An American in Paris
Dominion Theatre: 4 March
Based on the Oscar-winning film of the same name, this new musical transfers from Broadway and Paris, where it received rave reviews. It follows Jerry Mulligan, an American GI trying to make it as a painter in post-war Paris, who falls in love with a French ballerina. George and Ira Gershwin’s score – featuring hits ‘I Got Rhythm’ and ‘They Can’t Take That Away From Me’ – is reinvented by choreographer Christopher Wheeldon, who doesn’t shy away from a 17-minute ballet sequence.
Why you can't miss it:
A real feast for the eyes set in one of London’s largest theatres.

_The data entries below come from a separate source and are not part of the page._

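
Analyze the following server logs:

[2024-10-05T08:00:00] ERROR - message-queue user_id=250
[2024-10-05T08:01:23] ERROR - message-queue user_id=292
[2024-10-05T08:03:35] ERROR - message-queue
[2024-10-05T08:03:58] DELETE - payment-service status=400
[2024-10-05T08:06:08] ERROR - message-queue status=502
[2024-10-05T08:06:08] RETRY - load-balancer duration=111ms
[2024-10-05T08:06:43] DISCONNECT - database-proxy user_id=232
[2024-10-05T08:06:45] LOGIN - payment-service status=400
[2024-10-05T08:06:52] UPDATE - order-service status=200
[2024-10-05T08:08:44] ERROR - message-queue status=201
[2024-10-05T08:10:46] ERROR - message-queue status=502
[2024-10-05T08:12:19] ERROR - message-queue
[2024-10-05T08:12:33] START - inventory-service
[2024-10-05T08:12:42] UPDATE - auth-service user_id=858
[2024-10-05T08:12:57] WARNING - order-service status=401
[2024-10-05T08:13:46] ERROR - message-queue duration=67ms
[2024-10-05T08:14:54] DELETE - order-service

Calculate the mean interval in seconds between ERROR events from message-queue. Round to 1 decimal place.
118.0

To calculate average interval:

1. Find all ERROR events for message-queue in order
2. Calculate time gaps between consecutive events
3. Compute mean of gaps: 826 / 7 = 118.0 seconds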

Rosencrantz and Guildernsten are Dead
Old Vic: 25 Feb
In this revitalised and iconic situation comedy, Daniel Radcliffe (pictured here almost figuring out how his jeans pocket works) and Joshua McGuire (off of the telly and things) play two hapless and flailing minor characters in a production of Shakespeare’s Hamlet. It’s been 50 years since this mind-bending play about identity and self-image premiered on The Old Vic’s stage, and in February it returns to the theatre.
Why you can't miss it:
Radcliffe gets his bum or willy out in most things now, so you and your friends can take bets on which it will be this time.

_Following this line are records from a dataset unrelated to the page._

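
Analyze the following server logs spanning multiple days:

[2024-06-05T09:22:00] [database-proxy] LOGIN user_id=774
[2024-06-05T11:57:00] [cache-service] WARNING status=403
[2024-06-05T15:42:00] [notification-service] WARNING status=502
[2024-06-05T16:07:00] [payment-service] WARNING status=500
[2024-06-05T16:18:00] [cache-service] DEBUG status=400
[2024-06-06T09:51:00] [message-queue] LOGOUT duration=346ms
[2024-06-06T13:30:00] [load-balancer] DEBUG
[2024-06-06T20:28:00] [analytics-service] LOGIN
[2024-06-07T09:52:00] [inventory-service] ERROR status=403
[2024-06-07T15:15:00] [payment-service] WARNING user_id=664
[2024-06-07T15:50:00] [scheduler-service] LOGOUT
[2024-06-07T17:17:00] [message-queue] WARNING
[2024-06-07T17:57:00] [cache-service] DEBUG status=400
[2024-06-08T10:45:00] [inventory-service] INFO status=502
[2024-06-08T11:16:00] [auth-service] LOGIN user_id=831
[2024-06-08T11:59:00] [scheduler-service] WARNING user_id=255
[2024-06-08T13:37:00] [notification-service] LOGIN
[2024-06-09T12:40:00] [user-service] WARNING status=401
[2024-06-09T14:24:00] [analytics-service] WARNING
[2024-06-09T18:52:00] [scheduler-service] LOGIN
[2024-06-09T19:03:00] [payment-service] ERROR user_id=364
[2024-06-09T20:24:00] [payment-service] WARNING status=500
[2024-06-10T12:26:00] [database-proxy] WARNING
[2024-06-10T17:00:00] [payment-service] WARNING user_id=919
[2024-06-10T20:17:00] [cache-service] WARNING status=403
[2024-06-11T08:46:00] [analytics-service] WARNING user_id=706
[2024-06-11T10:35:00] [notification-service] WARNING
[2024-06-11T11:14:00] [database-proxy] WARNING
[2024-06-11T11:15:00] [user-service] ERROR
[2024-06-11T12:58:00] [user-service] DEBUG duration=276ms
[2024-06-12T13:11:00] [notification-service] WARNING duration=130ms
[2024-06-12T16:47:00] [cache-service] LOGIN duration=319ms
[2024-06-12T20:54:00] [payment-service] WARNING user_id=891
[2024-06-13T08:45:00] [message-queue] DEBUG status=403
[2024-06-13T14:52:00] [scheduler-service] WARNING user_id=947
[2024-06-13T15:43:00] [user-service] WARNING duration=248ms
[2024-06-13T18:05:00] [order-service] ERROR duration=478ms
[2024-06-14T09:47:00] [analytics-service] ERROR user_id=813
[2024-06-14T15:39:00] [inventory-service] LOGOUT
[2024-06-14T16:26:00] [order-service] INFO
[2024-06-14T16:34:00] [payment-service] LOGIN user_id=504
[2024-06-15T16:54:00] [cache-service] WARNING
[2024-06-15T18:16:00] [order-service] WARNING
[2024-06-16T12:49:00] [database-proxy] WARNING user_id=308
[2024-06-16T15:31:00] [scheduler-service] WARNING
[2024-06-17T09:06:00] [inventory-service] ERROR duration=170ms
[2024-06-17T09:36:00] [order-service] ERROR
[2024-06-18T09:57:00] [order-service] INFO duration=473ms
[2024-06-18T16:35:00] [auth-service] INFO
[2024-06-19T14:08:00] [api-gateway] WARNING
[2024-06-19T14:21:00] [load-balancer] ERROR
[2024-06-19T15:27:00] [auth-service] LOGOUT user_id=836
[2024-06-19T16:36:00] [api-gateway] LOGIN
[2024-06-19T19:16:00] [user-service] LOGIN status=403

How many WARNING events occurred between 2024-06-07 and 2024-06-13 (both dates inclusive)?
16

To filter by date range:

1. Date range: 2024-06-07 through 2024-06-13, both dates inclusive
2. Filter for WARNING events whose date falls in this range
3. Count matching events: 16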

Who's Afraid of Virginia Woolf?
Harold Pinter Theatre: 22 Feb
If you saw Imelda Staunton in Gypsy at the Savoy Theatre, you’ll know that she can pump an electric volt through the most tired of productions. We’re full of amps, then, to see what she does with the classic role of Martha in Who’s Afraid of Virginia Woolf. Set on an American campus, it unflinchingly rummages around in the murky crevices of a decaying marriage over the course of one night. She’s joined by Conleth Hill (Lord Varys in Game of Thrones) and this production is particularly poignant as its writer, Edward Albee, succumbed to the curse of 2016 and passed away in September last year.
Why you can't miss it:
Classic play, Imelda Staunton – what more do you want, you ungrateful swine?
Follies
National Theatre: late 2017
A classic Broadway musical from 1971 composed by Stephen Sondheim and James Goldman, Follies makes its National Theatre debut later this year. Set in the ruins of a Broadway theatre scheduled for demolition, the show sees a reunion of couples who had once performed at the crumbling venue. Imelda Staunton and Janie Dee star as fading showgirls Sally Durant Plummer and Phyllis Rogers Stone, while Philip Quast plays Benjamin Stone. A charismatic and iconic musical.
Why you can't miss it:
The National’s artistic director Rufus Norris will have wooed Imelda for naught
Don Juan in Soho
Wyndham's Theatre: 17 March
Patrick Marber, writer of sexy relationship melodrama Closer, is back directing another of his sexy relationship melodramas, this time based on Moliere’s 17th century comedy Don Juan. In this, sex addict Don is transported to sex central, modern day Soho and played by grinning, shark-eyed Scotsman David Tennant. In this one, modern swanky hotels rub up against alleyways full of crackheads and prostitutes, providing the perfect backdrop for hedonism. The play had a successful run 10 years ago at the Donmar Warehouse where it was invariably described by critics as ‘disgracefully sexy’. Ooh, Margaret.
Why you can't miss it:
David Tennant’s brilliant on stage, even if he was Dr Who.
Angels in America
National Theatre :11 April
This new staging of Tony Kushner’s multi-award winning two-part play is directed by Olivier and Tony award winning director Marianne Elliott (The Curious Incident of the Dog in the Night-Time and War Horse). Set in mid 1980s America at the height of the AIDS crisis, New Yorkers grapple with love, sex and death under the cloud of a conservative Reagan administration. The cast includes Andrew Garfield, Denise Gough, Nathan Lane, James McArdle and Russell Tovey. Likely to sell out quickly.
Why you can't miss it:
A staggeringly powerful play that promises to be one of the National’s shows of the year.